Tumor samples of 134 patients aged 0.2–15.9 years treated between 1999 and 2010 according to HIT protocols were analyzed for histological features including mitotic activity, necrosis and vascular proliferation and genomic alterations by SNP and molecular inversion probe analysis. Survival analysis was performed by Kaplan-Meier method with log rank test and multivariate Cox regression analysis.

Results

Residual tumor after surgery, chromosome 1q gain and structural genomic alterations were identified as predictors of significantly shorter event-free (EFS) and overall survival (OS).

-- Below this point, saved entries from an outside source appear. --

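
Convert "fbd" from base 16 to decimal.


Input: "fbd" in base 16
Positional expansion:
  Digit 'f' (value 15) x 16^2 = 3840
  Digit 'b' (value 11) x 16^1 = 176
  Digit 'd' (value 13) x 16^0 = 13
Sum = 4029

4029


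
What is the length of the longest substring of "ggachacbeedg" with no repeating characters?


Input: "ggachacbeedg"
Sliding window (track last position of each char):
  Position 0 ('g'): window [0,0] length 1 -- new best
  Position 1 ('g'): repeat (last at 0), move window start to 1
  Position 1 ('g'): window [1,1] length 1
  Position 2 ('a'): window [1,2] length 2 -- new best
  Position 3 ('c'): window [1,3] length 3 -- new best
  Position 4 ('h'): window [1,4] length 4 -- new best
  Position 5 ('a'): repeat (last at 2), move window start to 3
  Position 5 ('a'): window [3,5] length 3
  Position 6 ('c'): repeat (last at 3), move window start to 4
  Position 6 ('c'): window [4,6] length 3
  Position 7 ('b'): window [4,7] length 4
  Position 8 ('e'): window [4,8] length 5 -- new best
  Position 9 ('e'): repeat (last at 8), move window start to 9
  Position 9 ('e'): window [9,9] length 1
  Position 10 ('d'): window [9,10] length 2
  Position 11 ('g'): window [9,11] length 3
Longest substring with no repeats: "hacbe" with length 5

5


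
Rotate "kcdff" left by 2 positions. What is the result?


Input: "kcdff", rotate left by 2
First 2 characters: "kc"
Remaining characters: "dff"
Concatenate remaining + first: "dff" + "kc" = "dffkc"

dffkc


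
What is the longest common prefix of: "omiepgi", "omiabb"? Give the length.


Words: omiepgi, omiabb
  Position 0: all 'o' => match
  Position 1: all 'm' => match
  Position 2: all 'i' => match
  Position 3: ('e', 'a') => mismatch, stop
LCP = "omi" (length 3)

3


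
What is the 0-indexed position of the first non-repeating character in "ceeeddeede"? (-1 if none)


Input: ceeeddeede
Character frequencies:
  'c': 1
  'd': 3
  'e': 6
Scanning left to right for freq == 1:
  Position 0 ('c'): unique! => answer = 0

0


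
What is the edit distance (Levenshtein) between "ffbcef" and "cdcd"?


Computing edit distance: "ffbcef" -> "cdcd"
DP table:
           c    d    c    d
      0    1    2    3    4
  f   1    1    2    3    4
  f   2    2    2    3    4
  b   3    3    3    3    4
  c   4    3    4    3    4
  e   5    4    4    4    4
  f   6    5    5    5    5
Edit distance = dp[6][4] = 5

5


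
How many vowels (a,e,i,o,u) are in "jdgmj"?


Input: jdgmj
Checking each character:
  'j' at position 0: consonant
  'd' at position 1: consonant
  'g' at position 2: consonant
  'm' at position 3: consonant
  'j' at position 4: consonant
Total vowels: 0

0


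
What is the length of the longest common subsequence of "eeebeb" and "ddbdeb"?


LCS of "eeebeb" and "ddbdeb"
DP table:
           d    d    b    d    e    b
      0    0    0    0    0    0    0
  e   0    0    0    0    0    1    1
  e   0    0    0    0    0    1    1
  e   0    0    0    0    0    1    1
  b   0    0    0    1    1    1    2
  e   0    0    0    1    1    2    2
  b   0    0    0    1    1    2    3
LCS length = dp[6][6] = 3

3


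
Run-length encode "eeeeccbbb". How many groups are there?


Input: eeeeccbbb
Scanning for consecutive runs:
  Group 1: 'e' x 4 (positions 0-3)
  Group 2: 'c' x 2 (positions 4-5)
  Group 3: 'b' x 3 (positions 6-8)
Total groups: 3

3


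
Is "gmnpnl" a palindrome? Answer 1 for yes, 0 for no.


Input: gmnpnl
Reversed: lnpnmg
  Compare pos 0 ('g') with pos 5 ('l'): MISMATCH
  Compare pos 1 ('m') with pos 4 ('n'): MISMATCH
  Compare pos 2 ('n') with pos 3 ('p'): MISMATCH
Result: not a palindrome

0


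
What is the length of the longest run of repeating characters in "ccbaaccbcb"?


Input: "ccbaaccbcb"
Scanning for longest run:
  Position 1 ('c'): continues run of 'c', length=2
  Position 2 ('b'): new char, reset run to 1
  Position 3 ('a'): new char, reset run to 1
  Position 4 ('a'): continues run of 'a', length=2
  Position 5 ('c'): new char, reset run to 1
  Position 6 ('c'): continues run of 'c', length=2
  Position 7 ('b'): new char, reset run to 1
  Position 8 ('c'): new char, reset run to 1
  Position 9 ('b'): new char, reset run to 1
Longest run: 'c' with length 2

2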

Furthermore, specific histological features including vascular proliferation, necrosis and high mitotic activity were predictive for shorter OS. Multivariate Cox regression revealed residual tumor, chromosome 1q gain and mitotic activity as independent predictors of both EFS and OS. Using these independent predictors of outcome, we were able to build a 3-tiered risk stratification model that separates patients with standard, intermediate and high risk, and which outperforms current stratification procedures.

Conclusion

The integration of defined clinical, histological and genetic parameters led to an improved risk-stratification model for posterior fossa ependymoma of childhood. After validation in independent cohorts this model may provide the basis for risk-adapted treatment of children with ependymomas of the posterior fossa.